Pastors from across Texas gathered at the Capitol Thursday to show their support for bathroom privacy legislation.

The rally and day of advocacy comes two days after about 300 people, including pastors from different denominations and religions, gathered at the Capitol to speak out against the bills.

The group that gathered Thursday said Senate Bill 3 by Senator Lois Kolkhorst (R-Brenham) and House Bill 46 by Representative Ron Simmons (R-Carrollton) are common sense legislation that will protect the privacy of women. Senate Bill 3 will require people use multiple occupancy restrooms, showers and changing facilities according to the sex on their birth certificate or state issued ID in state and city owned buildings and public schools. House Bill 46 prohibits cities and schools from making policies regulating bathrooms, but makes no mention of sex or gender.

"There should be just some boundaries that we have," Senator Kolkhorst told the crowd.

"I am not scared to profess, to say that the Lord God saw it this way and I believe this is what we should do," she added.

"We do not want our 12-year-old boys and girls being forced to shower and change together in our schools," Representative Simmons said to the crowd. "How hard can that be? And yet when you talk about it, when you talk about it to the other side they wanna say well that's not happening.Well then fine, this bill won't be an issue when we pass it."

Once the group of about 150 people finished rallying, they went inside to meet with lawmakers and voice their support of the bill.

A few hours later, families of transgender Texans met with the president of the Human Rights Campaign inside a Capitol office to discuss how the bathroom bills would impact their lives.

"She wants to go back to school and there's nothing I can do to prevent what would happen to her if we were to go back," said Chelsa Morrison who's daughter is transgender.

Morrison said the school her 9-year-old daughter Marilyn used to attend refused to change her name in the school's system and constantly asked her about which restroom she was using.

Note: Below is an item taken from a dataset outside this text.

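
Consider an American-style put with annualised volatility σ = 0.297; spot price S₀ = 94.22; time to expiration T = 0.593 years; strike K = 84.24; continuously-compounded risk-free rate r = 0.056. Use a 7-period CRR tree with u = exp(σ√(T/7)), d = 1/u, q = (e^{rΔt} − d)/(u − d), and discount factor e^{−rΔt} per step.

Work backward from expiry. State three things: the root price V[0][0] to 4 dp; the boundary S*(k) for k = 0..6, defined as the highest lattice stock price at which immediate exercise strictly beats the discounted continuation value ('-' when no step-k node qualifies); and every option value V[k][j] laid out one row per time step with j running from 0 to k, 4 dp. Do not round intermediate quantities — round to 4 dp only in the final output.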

She explained her child was forced to use adult restrooms or the restroom in the nurse's office, which were sometimes on the opposite side of the campus. And that she was outed by school officials.

"God loves everyone. He doesn't just love people who aren't trans," said Marilyn.

"And I think that these legislators have forgotten that we all know they're using our kids as political pawns," Morrison added.

"Our collective message to Texas lawmakers is this, stop these hateful and shameful attacks against the very people that you were elected to serve and to protect," said Chad Griffin, President of the Human Rights Campaign.

Meanwhile, executives from 11 companies, including Frito-Lay, Neiman Marcus and JP Morgan Chase, sent a letter to the Governor Thursday stating their opposition to bathroom legislation.

RELATED: Nearly a dozen leaders send Gov. Abbott letter opposing bathroom legislation

So what's the status of the bathroom bills? Senator Kolkhorst's bill was passed by the Senate and sent to the House. It has not yet been assigned to a committee. The bill by Representative Simmons has been referred to a House Committee. A hearing on the bill hasn't been scheduled.